Using device:  cuda:0
Epoch: 1 Batch: 0 Loss: 2.3247387409210205 Accuracy: 10.09
Epoch: 1 Batch: 100 Loss: 1.5586031675338745 Accuracy: 64.34
Epoch: 1 Batch: 200 Loss: 0.8242834210395813 Accuracy: 81.4
Epoch: 1 Batch: 300 Loss: 0.6049119234085083 Accuracy: 86.83
Epoch: 1 Batch: 400 Loss: 0.4129831790924072 Accuracy: 87.14
Epoch: 1 Batch: 500 Loss: 0.4107397794723511 Accuracy: 89.9
Epoch: 1 Batch: 600 Loss: 0.36199185252189636 Accuracy: 90.48
Epoch: 1 Batch: 700 Loss: 0.42539575695991516 Accuracy: 91.31
Epoch: 1 Batch: 800 Loss: 0.3088320195674896 Accuracy: 91.61

Hi Atif!

(Note, data is deprecated and its use is likely to lead to errors.)

I think you are better off not trying to modify Linear.weight.
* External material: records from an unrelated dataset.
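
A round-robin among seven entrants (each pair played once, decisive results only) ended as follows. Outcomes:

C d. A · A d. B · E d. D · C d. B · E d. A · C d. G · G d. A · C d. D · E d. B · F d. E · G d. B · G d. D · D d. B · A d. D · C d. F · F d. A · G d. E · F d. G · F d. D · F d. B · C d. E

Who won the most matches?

Win totals: A 2, B 0, C 6, D 1, E 3, F 5, G 4.
C leads with 6 wins (next highest: 5).

C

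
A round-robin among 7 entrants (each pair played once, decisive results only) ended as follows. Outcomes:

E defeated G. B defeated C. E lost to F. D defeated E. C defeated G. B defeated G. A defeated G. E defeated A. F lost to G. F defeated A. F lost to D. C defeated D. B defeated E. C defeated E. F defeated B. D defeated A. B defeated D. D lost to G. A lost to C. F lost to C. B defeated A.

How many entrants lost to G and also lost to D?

G beat: D, F.
D beat: A, E, F.
Both beat: F — 1.

1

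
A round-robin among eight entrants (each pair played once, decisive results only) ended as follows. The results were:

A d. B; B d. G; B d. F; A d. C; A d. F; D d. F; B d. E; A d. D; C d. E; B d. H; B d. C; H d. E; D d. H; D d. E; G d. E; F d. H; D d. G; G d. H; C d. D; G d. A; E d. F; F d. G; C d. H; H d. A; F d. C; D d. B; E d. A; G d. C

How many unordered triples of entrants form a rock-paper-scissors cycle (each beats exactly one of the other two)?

Win totals: A 4, B 5, C 3, D 5, E 2, F 3, G 4, H 2.
An entrant with w wins dominates both others in C(w,2) triples; summing gives 6 + 10 + 3 + 10 + 1 + 3 + 6 + 1 = 40 transitive triples.
Total triples C(8,3) = 56, so cyclic triples = 56 − 40 = 16.

16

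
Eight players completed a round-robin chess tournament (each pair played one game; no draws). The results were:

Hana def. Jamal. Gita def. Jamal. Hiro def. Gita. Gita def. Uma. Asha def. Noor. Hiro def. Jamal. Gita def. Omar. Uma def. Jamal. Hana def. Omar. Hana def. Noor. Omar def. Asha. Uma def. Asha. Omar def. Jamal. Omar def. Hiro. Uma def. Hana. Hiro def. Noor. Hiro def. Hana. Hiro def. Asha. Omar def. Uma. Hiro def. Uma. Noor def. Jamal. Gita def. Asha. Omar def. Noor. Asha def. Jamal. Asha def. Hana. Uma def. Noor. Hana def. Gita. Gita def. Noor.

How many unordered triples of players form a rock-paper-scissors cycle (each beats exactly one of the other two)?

Win totals: Hiro 6, Noor 1, Asha 3, Hana 4, Omar 5, Jamal 0, Gita 5, Uma 4.
A player with w wins dominates both others in C(w,2) triples; summing gives 15 + 0 + 3 + 6 + 10 + 0 + 10 + 6 = 50 transitive triples.
Total triples C(8,3) = 56, so cyclic triples = 56 − 50 = 6.

6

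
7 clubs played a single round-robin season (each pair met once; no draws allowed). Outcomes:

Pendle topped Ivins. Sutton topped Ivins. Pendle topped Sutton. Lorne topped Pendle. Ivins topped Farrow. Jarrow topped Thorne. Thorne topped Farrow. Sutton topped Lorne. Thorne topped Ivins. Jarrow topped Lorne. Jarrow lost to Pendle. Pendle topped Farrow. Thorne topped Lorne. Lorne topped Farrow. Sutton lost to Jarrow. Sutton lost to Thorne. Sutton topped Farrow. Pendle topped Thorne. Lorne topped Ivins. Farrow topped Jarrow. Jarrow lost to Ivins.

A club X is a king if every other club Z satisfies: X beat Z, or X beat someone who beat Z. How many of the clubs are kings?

Farrow cannot reach Pendle, Ivins in two steps.
Pendle reaches everyone (king).
Ivins cannot reach Pendle in two steps.
Lorne reaches everyone (king).
Thorne reaches everyone (king).
Sutton cannot reach Thorne in two steps.
Jarrow reaches everyone (king).
Kings: Pendle, Lorne, Thorne, Jarrow — 4.

4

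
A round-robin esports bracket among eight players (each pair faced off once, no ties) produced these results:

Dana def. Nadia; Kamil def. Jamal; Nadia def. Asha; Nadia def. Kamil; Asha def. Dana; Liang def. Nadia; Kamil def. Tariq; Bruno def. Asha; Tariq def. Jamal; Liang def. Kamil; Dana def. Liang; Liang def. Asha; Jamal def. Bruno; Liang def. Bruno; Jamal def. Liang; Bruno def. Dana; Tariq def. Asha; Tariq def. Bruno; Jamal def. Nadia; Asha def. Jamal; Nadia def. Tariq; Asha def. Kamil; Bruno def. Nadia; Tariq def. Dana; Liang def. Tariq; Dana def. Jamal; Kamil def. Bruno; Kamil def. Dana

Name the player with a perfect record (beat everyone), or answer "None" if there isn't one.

None

Highest win total is Liang with 5 (out of 7 possible).
Liang lost to Dana, Jamal, so no player went undefeated.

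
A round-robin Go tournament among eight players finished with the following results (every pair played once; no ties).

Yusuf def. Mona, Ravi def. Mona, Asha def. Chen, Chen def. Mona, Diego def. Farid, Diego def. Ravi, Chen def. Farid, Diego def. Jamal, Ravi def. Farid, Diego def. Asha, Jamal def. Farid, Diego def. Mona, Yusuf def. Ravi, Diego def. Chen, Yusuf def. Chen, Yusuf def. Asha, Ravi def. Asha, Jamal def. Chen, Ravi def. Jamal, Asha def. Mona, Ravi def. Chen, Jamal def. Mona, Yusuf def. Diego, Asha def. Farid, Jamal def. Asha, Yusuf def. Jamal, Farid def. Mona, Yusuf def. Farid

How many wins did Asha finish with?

3

Asha's results: beat Chen, Farid, Mona; lost to Jamal, Ravi, Diego, Yusuf.
That is 3 wins.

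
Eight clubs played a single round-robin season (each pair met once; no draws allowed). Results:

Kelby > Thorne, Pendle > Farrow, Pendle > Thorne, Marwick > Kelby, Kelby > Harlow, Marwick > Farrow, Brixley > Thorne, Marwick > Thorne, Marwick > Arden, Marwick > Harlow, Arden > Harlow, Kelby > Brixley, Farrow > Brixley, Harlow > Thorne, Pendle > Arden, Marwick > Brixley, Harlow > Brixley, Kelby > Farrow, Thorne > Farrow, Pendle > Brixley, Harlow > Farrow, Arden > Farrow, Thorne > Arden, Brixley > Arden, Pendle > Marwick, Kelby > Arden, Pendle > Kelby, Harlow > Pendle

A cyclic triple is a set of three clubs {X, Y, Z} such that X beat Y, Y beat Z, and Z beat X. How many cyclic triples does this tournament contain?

Win totals: Pendle 6, Brixley 2, Kelby 5, Arden 2, Thorne 2, Harlow 4, Farrow 1, Marwick 6.
A club with w wins dominates both others in C(w,2) triples; summing gives 15 + 1 + 10 + 1 + 1 + 6 + 0 + 15 = 49 transitive triples.
Total triples C(8,3) = 56, so cyclic triples = 56 − 49 = 7.

7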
At issue is
that Sequential wants to apply its Modules as-is to its input, but you want
to do something different. So I would recommend defining your own Module
whose forward() method explicitly does what you want – that is, applies
a noisy version of Linear.weight to its input.

It is convenient to use pytorch’s functional version of linear() to do this for

I would suggest something like this:

import torch
print (torch.__version__)

_ = torch.manual_seed (2022)

def add_noise (x):
    return  x + 0.01 * torch.randn_like (x)

class NoisyModel (torch.nn.Module):
    def __init__(self, channel):
        self.lin1 = torch.nn.Linear (in_features=channel[0], out_features=channel[1])
        self.lin2 = torch.nn.Linear (in_features=channel[1], out_features=channel[2])
        self.lin3 = torch.nn.Linear (in_features=channel[2], out_features=channel[3])
    def forward (self, x):
        x = x.flatten (start_dim = 1)
        x = torch.nn.functional.linear (x, add_noise (self.lin1.weight), self.lin1.bias)
        x = x.sigmoid()
        x = torch.nn.functional.linear (x, add_noise (self.lin2.weight), self.lin2.bias)
        x = x.sigmoid()
        x = torch.nn.functional.linear (x, add_noise (self.lin3.weight), self.lin3.bias)
        x = x.softmax (dim = 1)
        return x

model = NoisyModel ([784, 100, 100, 10])
print ('number of model parameters:', len (list (model.parameters())))   # two parameters (weight, bias) for each Linear

input = torch.randn (5, 28, 28)   # batch of five 28x28 images
output = model (input)            # model predicts ten classes per sample

print ('input.shape:',   input.shape, '  output.shape:', output.shape)

Here is the output of the script:

number of model parameters: 6
input.shape: torch.Size([5, 28, 28])   output.shape: torch.Size([5, 10])

As an aside, I do think your scheme of modifying Linear.weight, applying
it, and then restoring the original Linear.weigh could be made to work, but
doing so would be complicated and contrived.


K. Frank

Thanks @KFrank, for looking into it and for your suggestion.

Yes, for now, my scheme of saving the weights and then loading them back is working but it is 8-10 times slower than normal training.
Also, if I use the noisy model to do the forward pass and compute the loss and then use that loss to backpropagate and update my original model.

So my question is can we do that? i.e. to optimize a model based on another model’s output? While the other models closely track the weights of the original model but only adds noise or transform weights somehow in each forward pass.